Hook, Sidney
Christopher Phelps
HOOK, SIDNEY (1902–1989). Born in New York City to Austrian-Jewish immigrants, Sidney Hook became a socialist at an early age. At Boys High in Brooklyn, he opposed American entry into the First World War and supported Morris Hillquit’s Socialist mayoral campaign. Attending City College (B.A., 1924) and Columbia University (Ph.D., 1927), Hook retained his left-wing sympathies while becoming the favored pupil of his Columbia adviser, the pragmatist philosopher John Dewey.
In the late 1920s, Hook traveled to Germany to study post-Hegelian philosophy, spending an additional three months at the Marx-Engels Institute in Moscow. He returned to write two brilliant expositions of Marx, Towards the Understanding of Karl Marx (1933) and From Hegel to Marx (1936), which gave him the reputation, as Edmund Wilson wrote in the New Republic, of being “a professor with enough courage and independence to occupy himself openly with a subject outlawed by academic philosophy.”

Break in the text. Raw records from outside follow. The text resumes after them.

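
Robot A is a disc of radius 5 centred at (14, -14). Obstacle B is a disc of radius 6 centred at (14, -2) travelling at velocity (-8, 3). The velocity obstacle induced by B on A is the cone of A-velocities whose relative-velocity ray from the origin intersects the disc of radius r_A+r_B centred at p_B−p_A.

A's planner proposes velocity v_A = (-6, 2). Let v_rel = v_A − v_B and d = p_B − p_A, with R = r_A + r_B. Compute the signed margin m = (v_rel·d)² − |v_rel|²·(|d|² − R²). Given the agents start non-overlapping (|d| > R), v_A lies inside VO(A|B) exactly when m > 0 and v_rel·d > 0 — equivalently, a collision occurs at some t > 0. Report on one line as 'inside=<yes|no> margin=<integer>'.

d = (0, 12),  |d|² = 144;  R = 5+6 = 11,  c = 144−11² = 23
v_rel = (2, -1),  |v_rel|² = 5;  v_rel·d = (2)·(0) + (-1)·(12) = -12
5·t² + 24·t + 23 = 0  ⇒  m = (-12)² − 5·23 = 29
m = 29 > 0,  v_rel·d = -12 < 0  ⇒  outside

inside=no margin=29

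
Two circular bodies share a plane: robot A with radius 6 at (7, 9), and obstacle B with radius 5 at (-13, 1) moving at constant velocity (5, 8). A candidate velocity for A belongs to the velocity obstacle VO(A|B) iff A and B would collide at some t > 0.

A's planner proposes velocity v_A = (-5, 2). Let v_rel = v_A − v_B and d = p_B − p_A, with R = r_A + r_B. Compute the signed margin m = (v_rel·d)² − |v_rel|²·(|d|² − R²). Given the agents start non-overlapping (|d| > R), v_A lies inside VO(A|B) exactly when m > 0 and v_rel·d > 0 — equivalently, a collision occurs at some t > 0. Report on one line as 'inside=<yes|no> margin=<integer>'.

d = (-20, -8),  |d|² = 464;  R = 6+5 = 11,  c = 464−11² = 343
v_rel = (-10, -6),  |v_rel|² = 136;  v_rel·d = (-10)·(-20) + (-6)·(-8) = 248
136·t² − 496·t + 343 = 0  ⇒  m = 248² − 136·343 = 14856
m = 14856 > 0,  v_rel·d = 248 > 0  ⇒  inside

inside=yes margin=14856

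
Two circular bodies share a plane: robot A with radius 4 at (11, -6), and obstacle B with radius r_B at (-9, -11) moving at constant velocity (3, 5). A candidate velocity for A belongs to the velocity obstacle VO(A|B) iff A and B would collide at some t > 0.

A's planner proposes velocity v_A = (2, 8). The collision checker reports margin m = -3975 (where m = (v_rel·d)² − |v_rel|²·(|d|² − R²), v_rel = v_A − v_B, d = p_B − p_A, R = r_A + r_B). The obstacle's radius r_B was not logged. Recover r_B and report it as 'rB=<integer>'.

m = -3975
d = (-20, -5);  v_rel = (-1, 3),  |v_rel|² = 10
v_rel×d = (-1)·(-5) − (3)·(-20) = 65
since m = R²·10 − 65²:  R² = (4225 + -3975) / 10 = 25
R = √25 = 5  ⇒  r_B = 5 − 4 = 1

rB=1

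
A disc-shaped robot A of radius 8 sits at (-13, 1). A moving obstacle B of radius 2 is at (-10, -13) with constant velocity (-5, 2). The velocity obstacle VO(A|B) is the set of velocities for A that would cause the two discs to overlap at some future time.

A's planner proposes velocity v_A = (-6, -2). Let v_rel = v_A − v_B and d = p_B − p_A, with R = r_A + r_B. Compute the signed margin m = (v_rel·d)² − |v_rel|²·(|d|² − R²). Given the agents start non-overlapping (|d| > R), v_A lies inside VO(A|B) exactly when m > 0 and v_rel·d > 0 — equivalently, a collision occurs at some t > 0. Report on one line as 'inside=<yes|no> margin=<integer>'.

d = (3, -14),  |d|² = 205;  R = 8+2 = 10,  c = 205−10² = 105
v_rel = (-1, -4),  |v_rel|² = 17;  v_rel·d = (-1)·(3) + (-4)·(-14) = 53
17·t² − 106·t + 105 = 0  ⇒  m = 53² − 17·105 = 1024
m = 1024 > 0,  v_rel·d = 53 > 0  ⇒  inside

inside=yes margin=1024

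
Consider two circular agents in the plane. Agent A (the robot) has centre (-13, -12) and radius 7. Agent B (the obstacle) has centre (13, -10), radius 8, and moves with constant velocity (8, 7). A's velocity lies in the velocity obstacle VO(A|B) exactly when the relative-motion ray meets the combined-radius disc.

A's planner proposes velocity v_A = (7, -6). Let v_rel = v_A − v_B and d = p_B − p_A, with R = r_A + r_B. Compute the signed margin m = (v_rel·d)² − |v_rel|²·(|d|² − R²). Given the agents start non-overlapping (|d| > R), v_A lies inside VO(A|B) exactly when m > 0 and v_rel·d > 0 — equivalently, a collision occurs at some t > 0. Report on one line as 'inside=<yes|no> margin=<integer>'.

d = (26, 2),  |d|² = 680;  R = 7+8 = 15,  c = 680−15² = 455
v_rel = (-1, -13),  |v_rel|² = 170;  v_rel·d = (-1)·(26) + (-13)·(2) = -52
170·t² + 104·t + 455 = 0  ⇒  m = (-52)² − 170·455 = -74646
m = -74646 < 0,  v_rel·d = -52 < 0  ⇒  outside

inside=no margin=-74646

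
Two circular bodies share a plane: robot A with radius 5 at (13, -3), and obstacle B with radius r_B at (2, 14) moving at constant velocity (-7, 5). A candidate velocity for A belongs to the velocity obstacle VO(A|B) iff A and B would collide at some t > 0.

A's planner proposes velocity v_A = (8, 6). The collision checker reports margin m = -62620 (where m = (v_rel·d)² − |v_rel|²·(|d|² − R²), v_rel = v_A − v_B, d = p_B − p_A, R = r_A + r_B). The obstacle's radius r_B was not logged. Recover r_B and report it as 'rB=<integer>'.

m = -62620
d = (-11, 17);  v_rel = (15, 1),  |v_rel|² = 226
v_rel×d = (15)·(17) − (1)·(-11) = 266
since m = R²·226 − 266²:  R² = (70756 + -62620) / 226 = 36
R = √36 = 6  ⇒  r_B = 6 − 5 = 1

rB=1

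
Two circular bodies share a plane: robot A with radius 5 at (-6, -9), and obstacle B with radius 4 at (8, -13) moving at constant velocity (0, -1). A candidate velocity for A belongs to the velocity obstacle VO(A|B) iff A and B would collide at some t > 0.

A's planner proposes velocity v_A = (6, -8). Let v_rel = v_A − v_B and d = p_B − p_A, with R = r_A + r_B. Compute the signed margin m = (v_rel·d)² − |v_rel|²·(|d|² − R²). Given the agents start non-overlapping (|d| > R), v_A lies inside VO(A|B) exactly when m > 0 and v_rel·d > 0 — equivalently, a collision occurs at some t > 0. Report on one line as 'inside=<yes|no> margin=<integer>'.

d = (14, -4),  |d|² = 212;  R = 5+4 = 9,  c = 212−9² = 131
v_rel = (6, -7),  |v_rel|² = 85;  v_rel·d = (6)·(14) + (-7)·(-4) = 112
85·t² − 224·t + 131 = 0  ⇒  m = 112² − 85·131 = 1409
m = 1409 > 0,  v_rel·d = 112 > 0  ⇒  inside

inside=yes margin=1409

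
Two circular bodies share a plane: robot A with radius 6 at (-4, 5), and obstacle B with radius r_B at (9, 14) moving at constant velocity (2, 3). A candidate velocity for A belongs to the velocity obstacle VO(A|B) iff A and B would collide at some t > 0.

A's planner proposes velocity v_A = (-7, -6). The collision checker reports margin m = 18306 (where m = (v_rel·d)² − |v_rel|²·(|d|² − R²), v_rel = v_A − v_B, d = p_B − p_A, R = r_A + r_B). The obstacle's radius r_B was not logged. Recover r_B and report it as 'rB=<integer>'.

m = 18306
d = (13, 9);  v_rel = (-9, -9),  |v_rel|² = 162
v_rel×d = (-9)·(9) − (-9)·(13) = 36
since m = R²·162 − 36²:  R² = (1296 + 18306) / 162 = 121
R = √121 = 11  ⇒  r_B = 11 − 6 = 5

rB=5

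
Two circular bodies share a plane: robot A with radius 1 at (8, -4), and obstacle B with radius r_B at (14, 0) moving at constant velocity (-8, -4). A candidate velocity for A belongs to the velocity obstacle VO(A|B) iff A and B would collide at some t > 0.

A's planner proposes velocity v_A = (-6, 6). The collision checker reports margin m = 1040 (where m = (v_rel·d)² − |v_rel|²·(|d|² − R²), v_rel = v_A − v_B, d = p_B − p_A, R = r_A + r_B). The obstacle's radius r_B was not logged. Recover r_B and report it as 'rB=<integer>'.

m = 1040
d = (6, 4);  v_rel = (2, 10),  |v_rel|² = 104
v_rel×d = (2)·(4) − (10)·(6) = -52
since m = R²·104 − (-52)²:  R² = (2704 + 1040) / 104 = 36
R = √36 = 6  ⇒  r_B = 6 − 1 = 5

rB=5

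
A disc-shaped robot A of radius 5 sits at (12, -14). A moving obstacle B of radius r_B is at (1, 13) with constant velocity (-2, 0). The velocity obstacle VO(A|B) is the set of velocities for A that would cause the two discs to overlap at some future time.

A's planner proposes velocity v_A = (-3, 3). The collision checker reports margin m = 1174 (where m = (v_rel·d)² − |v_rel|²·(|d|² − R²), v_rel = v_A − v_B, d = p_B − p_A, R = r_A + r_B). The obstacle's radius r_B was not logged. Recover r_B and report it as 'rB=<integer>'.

m = 1174
d = (-11, 27);  v_rel = (-1, 3),  |v_rel|² = 10
v_rel×d = (-1)·(27) − (3)·(-11) = 6
since m = R²·10 − 6²:  R² = (36 + 1174) / 10 = 121
R = √121 = 11  ⇒  r_B = 11 − 5 = 6

rB=6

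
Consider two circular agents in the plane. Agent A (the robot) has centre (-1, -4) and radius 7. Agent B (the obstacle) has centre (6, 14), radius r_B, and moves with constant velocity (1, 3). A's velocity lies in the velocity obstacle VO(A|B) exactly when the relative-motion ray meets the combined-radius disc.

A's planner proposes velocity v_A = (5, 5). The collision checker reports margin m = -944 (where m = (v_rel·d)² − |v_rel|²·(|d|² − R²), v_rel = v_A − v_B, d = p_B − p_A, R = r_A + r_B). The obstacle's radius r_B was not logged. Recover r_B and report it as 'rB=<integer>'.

m = -944
d = (7, 18);  v_rel = (4, 2),  |v_rel|² = 20
v_rel×d = (4)·(18) − (2)·(7) = 58
since m = R²·20 − 58²:  R² = (3364 + -944) / 20 = 121
R = √121 = 11  ⇒  r_B = 11 − 7 = 4

rB=4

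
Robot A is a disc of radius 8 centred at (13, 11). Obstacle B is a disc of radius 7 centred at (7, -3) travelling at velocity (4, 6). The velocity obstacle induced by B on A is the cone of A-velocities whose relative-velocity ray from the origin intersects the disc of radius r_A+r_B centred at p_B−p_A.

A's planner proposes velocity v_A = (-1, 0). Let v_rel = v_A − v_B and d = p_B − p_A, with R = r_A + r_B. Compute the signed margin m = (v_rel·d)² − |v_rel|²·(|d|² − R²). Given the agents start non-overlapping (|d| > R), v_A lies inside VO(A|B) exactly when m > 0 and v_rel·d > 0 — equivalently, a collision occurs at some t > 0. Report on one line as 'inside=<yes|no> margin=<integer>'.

d = (-6, -14),  |d|² = 232;  R = 8+7 = 15,  c = 232−15² = 7
v_rel = (-5, -6),  |v_rel|² = 61;  v_rel·d = (-5)·(-6) + (-6)·(-14) = 114
61·t² − 228·t + 7 = 0  ⇒  m = 114² − 61·7 = 12569
m = 12569 > 0,  v_rel·d = 114 > 0  ⇒  inside

inside=yes margin=12569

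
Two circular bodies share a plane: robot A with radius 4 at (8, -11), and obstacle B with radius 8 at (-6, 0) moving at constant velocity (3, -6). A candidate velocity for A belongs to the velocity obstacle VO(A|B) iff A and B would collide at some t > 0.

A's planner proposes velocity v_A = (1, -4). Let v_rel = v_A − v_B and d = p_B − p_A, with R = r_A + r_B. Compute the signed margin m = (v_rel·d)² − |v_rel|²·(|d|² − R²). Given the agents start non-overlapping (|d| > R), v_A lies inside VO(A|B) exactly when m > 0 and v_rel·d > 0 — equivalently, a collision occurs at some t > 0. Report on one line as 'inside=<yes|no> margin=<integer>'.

d = (-14, 11),  |d|² = 317;  R = 4+8 = 12,  c = 317−12² = 173
v_rel = (-2, 2),  |v_rel|² = 8;  v_rel·d = (-2)·(-14) + (2)·(11) = 50
8·t² − 100·t + 173 = 0  ⇒  m = 50² − 8·173 = 1116
m = 1116 > 0,  v_rel·d = 50 > 0  ⇒  inside

inside=yes margin=1116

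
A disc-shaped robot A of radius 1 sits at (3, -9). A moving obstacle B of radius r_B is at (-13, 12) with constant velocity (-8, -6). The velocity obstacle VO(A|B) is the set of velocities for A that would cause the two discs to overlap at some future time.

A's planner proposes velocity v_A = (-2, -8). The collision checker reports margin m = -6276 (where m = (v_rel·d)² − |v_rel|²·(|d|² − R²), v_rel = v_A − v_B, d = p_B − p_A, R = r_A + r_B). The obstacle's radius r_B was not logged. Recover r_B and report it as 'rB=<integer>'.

m = -6276
d = (-16, 21);  v_rel = (6, -2),  |v_rel|² = 40
v_rel×d = (6)·(21) − (-2)·(-16) = 94
since m = R²·40 − 94²:  R² = (8836 + -6276) / 40 = 64
R = √64 = 8  ⇒  r_B = 8 − 1 = 7

rB=7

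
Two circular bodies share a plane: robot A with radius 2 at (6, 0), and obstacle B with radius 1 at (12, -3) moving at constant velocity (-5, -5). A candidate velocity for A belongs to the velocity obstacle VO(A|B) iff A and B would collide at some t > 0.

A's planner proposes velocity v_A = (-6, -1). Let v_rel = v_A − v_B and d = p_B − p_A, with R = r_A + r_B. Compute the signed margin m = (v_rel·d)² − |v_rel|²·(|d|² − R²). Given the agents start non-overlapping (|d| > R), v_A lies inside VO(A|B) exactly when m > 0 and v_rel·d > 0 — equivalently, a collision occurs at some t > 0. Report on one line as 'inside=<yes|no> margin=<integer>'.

d = (6, -3),  |d|² = 45;  R = 2+1 = 3,  c = 45−3² = 36
v_rel = (-1, 4),  |v_rel|² = 17;  v_rel·d = (-1)·(6) + (4)·(-3) = -18
17·t² + 36·t + 36 = 0  ⇒  m = (-18)² − 17·36 = -288
m = -288 < 0,  v_rel·d = -18 < 0  ⇒  outside

inside=no margin=-288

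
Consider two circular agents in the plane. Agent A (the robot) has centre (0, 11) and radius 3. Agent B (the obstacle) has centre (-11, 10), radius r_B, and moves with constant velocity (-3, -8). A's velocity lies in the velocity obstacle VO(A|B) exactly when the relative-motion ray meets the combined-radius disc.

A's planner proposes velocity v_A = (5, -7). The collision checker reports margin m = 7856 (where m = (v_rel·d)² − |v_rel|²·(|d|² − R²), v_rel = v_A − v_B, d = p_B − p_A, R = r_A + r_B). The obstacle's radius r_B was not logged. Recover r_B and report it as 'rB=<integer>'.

m = 7856
d = (-11, -1);  v_rel = (8, 1),  |v_rel|² = 65
v_rel×d = (8)·(-1) − (1)·(-11) = 3
since m = R²·65 − 3²:  R² = (9 + 7856) / 65 = 121
R = √121 = 11  ⇒  r_B = 11 − 3 = 8

rB=8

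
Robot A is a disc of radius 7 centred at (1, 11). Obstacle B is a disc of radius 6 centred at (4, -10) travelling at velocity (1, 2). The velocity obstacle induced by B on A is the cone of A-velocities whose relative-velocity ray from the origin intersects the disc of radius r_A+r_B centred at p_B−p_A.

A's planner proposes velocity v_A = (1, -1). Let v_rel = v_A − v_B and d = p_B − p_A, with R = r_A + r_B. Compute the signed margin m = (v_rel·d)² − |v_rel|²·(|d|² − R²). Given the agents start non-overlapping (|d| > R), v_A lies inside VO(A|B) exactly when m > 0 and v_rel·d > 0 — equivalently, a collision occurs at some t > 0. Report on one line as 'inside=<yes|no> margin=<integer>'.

d = (3, -21),  |d|² = 450;  R = 7+6 = 13,  c = 450−13² = 281
v_rel = (0, -3),  |v_rel|² = 9;  v_rel·d = (0)·(3) + (-3)·(-21) = 63
9·t² − 126·t + 281 = 0  ⇒  m = 63² − 9·281 = 1440
m = 1440 > 0,  v_rel·d = 63 > 0  ⇒  inside

inside=yes margin=1440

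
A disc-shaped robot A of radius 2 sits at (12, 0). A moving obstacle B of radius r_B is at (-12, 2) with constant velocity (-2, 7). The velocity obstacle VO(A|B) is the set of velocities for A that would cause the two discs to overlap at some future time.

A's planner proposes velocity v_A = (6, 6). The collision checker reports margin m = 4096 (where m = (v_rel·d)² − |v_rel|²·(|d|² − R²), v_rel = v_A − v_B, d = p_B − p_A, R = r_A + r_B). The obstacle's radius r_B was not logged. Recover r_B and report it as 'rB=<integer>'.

m = 4096
d = (-24, 2);  v_rel = (8, -1),  |v_rel|² = 65
v_rel×d = (8)·(2) − (-1)·(-24) = -8
since m = R²·65 − (-8)²:  R² = (64 + 4096) / 65 = 64
R = √64 = 8  ⇒  r_B = 8 − 2 = 6

rB=6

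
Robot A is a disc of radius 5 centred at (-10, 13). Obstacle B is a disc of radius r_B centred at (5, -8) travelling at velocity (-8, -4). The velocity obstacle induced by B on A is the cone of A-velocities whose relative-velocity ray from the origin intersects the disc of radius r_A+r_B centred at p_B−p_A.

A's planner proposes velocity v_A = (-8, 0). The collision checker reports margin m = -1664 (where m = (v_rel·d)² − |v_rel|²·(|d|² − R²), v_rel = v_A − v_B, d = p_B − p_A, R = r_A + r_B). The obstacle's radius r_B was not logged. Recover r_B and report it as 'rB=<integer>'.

m = -1664
d = (15, -21);  v_rel = (0, 4),  |v_rel|² = 16
v_rel×d = (0)·(-21) − (4)·(15) = -60
since m = R²·16 − (-60)²:  R² = (3600 + -1664) / 16 = 121
R = √121 = 11  ⇒  r_B = 11 − 5 = 6

rB=6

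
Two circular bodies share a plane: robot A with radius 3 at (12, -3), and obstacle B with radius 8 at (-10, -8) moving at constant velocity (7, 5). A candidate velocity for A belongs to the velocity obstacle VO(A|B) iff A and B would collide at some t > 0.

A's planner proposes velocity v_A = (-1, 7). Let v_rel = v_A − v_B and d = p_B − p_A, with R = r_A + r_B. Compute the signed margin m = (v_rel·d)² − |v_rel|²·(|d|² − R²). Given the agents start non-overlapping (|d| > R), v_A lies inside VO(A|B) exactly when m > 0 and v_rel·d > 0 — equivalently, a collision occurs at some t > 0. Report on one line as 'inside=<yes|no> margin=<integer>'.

d = (-22, -5),  |d|² = 509;  R = 3+8 = 11,  c = 509−11² = 388
v_rel = (-8, 2),  |v_rel|² = 68;  v_rel·d = (-8)·(-22) + (2)·(-5) = 166
68·t² − 332·t + 388 = 0  ⇒  m = 166² − 68·388 = 1172
m = 1172 > 0,  v_rel·d = 166 > 0  ⇒  inside

inside=yes margin=1172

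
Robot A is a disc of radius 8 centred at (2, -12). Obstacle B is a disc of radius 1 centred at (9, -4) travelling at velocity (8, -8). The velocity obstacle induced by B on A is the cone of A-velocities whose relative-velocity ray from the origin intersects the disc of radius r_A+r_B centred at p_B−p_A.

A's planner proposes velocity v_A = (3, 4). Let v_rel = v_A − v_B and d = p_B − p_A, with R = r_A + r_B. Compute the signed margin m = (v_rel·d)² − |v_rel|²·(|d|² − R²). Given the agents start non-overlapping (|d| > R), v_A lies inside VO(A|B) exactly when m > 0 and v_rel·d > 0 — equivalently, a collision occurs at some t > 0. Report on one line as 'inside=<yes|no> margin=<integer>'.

d = (7, 8),  |d|² = 113;  R = 8+1 = 9,  c = 113−9² = 32
v_rel = (-5, 12),  |v_rel|² = 169;  v_rel·d = (-5)·(7) + (12)·(8) = 61
169·t² − 122·t + 32 = 0  ⇒  m = 61² − 169·32 = -1687
m = -1687 < 0,  v_rel·d = 61 > 0  ⇒  outside

inside=no margin=-1687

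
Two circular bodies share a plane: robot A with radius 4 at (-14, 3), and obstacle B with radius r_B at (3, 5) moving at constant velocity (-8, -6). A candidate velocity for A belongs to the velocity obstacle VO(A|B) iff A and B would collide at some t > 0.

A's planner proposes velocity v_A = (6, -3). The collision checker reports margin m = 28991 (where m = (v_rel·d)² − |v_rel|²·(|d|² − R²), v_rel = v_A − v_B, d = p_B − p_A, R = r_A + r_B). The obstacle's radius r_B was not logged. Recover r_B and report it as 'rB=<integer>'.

m = 28991
d = (17, 2);  v_rel = (14, 3),  |v_rel|² = 205
v_rel×d = (14)·(2) − (3)·(17) = -23
since m = R²·205 − (-23)²:  R² = (529 + 28991) / 205 = 144
R = √144 = 12  ⇒  r_B = 12 − 4 = 8

rB=8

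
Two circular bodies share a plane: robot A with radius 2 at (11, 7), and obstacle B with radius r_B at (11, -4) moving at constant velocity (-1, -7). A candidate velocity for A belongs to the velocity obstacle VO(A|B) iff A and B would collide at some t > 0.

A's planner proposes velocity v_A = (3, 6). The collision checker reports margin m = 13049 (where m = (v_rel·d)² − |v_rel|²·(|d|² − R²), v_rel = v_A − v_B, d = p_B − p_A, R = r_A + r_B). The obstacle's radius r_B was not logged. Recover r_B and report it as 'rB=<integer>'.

m = 13049
d = (0, -11);  v_rel = (4, 13),  |v_rel|² = 185
v_rel×d = (4)·(-11) − (13)·(0) = -44
since m = R²·185 − (-44)²:  R² = (1936 + 13049) / 185 = 81
R = √81 = 9  ⇒  r_B = 9 − 2 = 7

rB=7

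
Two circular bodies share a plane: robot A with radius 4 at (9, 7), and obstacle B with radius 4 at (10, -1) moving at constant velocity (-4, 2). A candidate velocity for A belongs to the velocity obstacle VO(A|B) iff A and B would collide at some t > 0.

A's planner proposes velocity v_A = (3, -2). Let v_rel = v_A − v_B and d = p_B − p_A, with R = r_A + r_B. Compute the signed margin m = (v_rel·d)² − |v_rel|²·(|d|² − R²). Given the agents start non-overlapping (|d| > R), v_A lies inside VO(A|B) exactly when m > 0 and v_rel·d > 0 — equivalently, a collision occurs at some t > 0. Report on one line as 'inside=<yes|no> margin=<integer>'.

d = (1, -8),  |d|² = 65;  R = 4+4 = 8,  c = 65−8² = 1
v_rel = (7, -4),  |v_rel|² = 65;  v_rel·d = (7)·(1) + (-4)·(-8) = 39
65·t² − 78·t + 1 = 0  ⇒  m = 39² − 65·1 = 1456
m = 1456 > 0,  v_rel·d = 39 > 0  ⇒  inside

inside=yes margin=1456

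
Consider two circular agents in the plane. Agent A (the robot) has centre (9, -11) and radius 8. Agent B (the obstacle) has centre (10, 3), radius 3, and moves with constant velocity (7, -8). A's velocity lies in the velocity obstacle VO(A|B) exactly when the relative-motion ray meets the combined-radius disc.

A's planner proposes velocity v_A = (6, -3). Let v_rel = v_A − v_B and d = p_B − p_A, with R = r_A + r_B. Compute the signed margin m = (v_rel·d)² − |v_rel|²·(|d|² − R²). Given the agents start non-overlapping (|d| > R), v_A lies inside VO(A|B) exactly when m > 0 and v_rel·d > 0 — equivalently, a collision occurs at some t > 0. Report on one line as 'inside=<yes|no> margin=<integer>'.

d = (1, 14),  |d|² = 197;  R = 8+3 = 11,  c = 197−11² = 76
v_rel = (-1, 5),  |v_rel|² = 26;  v_rel·d = (-1)·(1) + (5)·(14) = 69
26·t² − 138·t + 76 = 0  ⇒  m = 69² − 26·76 = 2785
m = 2785 > 0,  v_rel·d = 69 > 0  ⇒  inside

inside=yes margin=2785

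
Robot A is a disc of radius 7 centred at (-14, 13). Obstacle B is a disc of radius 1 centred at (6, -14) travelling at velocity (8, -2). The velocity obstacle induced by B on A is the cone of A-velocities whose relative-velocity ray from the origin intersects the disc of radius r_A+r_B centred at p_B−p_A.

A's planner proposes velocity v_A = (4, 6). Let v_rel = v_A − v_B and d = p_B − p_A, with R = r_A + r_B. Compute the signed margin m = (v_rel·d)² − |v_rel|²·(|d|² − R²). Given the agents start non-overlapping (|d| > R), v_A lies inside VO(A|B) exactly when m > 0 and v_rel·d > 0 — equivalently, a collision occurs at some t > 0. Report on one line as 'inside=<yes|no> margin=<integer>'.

d = (20, -27),  |d|² = 1129;  R = 7+1 = 8,  c = 1129−8² = 1065
v_rel = (-4, 8),  |v_rel|² = 80;  v_rel·d = (-4)·(20) + (8)·(-27) = -296
80·t² + 592·t + 1065 = 0  ⇒  m = (-296)² − 80·1065 = 2416
m = 2416 > 0,  v_rel·d = -296 < 0  ⇒  outside

inside=no margin=2416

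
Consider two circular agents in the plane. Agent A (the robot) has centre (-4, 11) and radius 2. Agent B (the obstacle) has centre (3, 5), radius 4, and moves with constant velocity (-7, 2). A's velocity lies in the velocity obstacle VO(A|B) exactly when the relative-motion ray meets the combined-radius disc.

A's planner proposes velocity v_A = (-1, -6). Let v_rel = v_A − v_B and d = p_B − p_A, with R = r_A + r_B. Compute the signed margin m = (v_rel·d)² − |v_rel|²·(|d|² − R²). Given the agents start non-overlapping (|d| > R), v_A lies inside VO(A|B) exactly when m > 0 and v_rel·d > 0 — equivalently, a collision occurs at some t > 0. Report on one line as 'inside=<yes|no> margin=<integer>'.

d = (7, -6),  |d|² = 85;  R = 2+4 = 6,  c = 85−6² = 49
v_rel = (6, -8),  |v_rel|² = 100;  v_rel·d = (6)·(7) + (-8)·(-6) = 90
100·t² − 180·t + 49 = 0  ⇒  m = 90² − 100·49 = 3200
m = 3200 > 0,  v_rel·d = 90 > 0  ⇒  inside

inside=yes margin=3200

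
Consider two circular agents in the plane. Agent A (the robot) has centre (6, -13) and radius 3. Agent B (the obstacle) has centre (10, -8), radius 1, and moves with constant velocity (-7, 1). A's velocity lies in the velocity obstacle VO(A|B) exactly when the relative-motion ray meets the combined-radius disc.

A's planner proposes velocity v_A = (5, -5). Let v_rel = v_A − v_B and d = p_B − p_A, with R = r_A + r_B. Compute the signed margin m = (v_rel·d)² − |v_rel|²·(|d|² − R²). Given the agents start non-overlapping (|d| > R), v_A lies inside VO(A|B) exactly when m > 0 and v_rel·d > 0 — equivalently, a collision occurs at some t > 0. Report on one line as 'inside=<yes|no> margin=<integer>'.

d = (4, 5),  |d|² = 41;  R = 3+1 = 4,  c = 41−4² = 25
v_rel = (12, -6),  |v_rel|² = 180;  v_rel·d = (12)·(4) + (-6)·(5) = 18
180·t² − 36·t + 25 = 0  ⇒  m = 18² − 180·25 = -4176
m = -4176 < 0,  v_rel·d = 18 > 0  ⇒  outside

inside=no margin=-4176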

Hook publicly endorsed the 1932 Communist Party ticket, and his teaching post at New York University made him one of the few openly Marxist academics in the United States. In 1933, however, Hook’s criticism of Communist sectarianism in Germany, which he believed had facilitated the Nazi triumph, in combination with crude attacks on Hook’s philosophy in the Communist, led Hook to renounce the Communist Party and join the newly created American Workers Party. The Soviet Union, he argued, routinely violated the norms of workers’ democracy. While he remained a revolutionary communist, he maintained that Marxism would be far more democratic and experimental if informed by pragmatism.
Hook helped the American Workers Party to merge with the Trotskyists (the Communist League of America), and a few years later he facilitated the Trotskyist entry into the Socialist Party. But during the fallout from the Moscow trials, Hook, like many others, began to back away from revolution and Marxism. In 1939, he formed the Committee for Cultural Freedom, which espoused an anticommunist liberalism shorn of the anticapitalism of his earlier anti-Stalinism. During the 1940s and 1950s, Hook became a major Cold War ideologue, organizing the American Committee for Cultural Freedom and arguing in Heresy, Yes—Conspiracy, No (1953) that Communist Party membership alone was sufficient grounds to fire a teacher. When a new student Left emerged in the 1960s, Hook opposed it, even though its celebration of “participatory democracy” was reminiscent of his own youthful politics. Although Hook called himself a social democrat until his death, his proven Cold War loyalties won him warm invitations to the Nixon and Reagan White Houses.
Further reading
Hook, Sidney. Out of Step: An Unquiet Life in the Twentieth Century. New York: Harper & Row, 1987.
Phelps, Christopher. Young Sidney Hook: Marxist and Pragmatist. Ithaca, N.Y.: Cornell University Press, 1997.
Wald, Alan. The New York Intellectuals. Chapel Hill: University of North Carolina Press, 1987.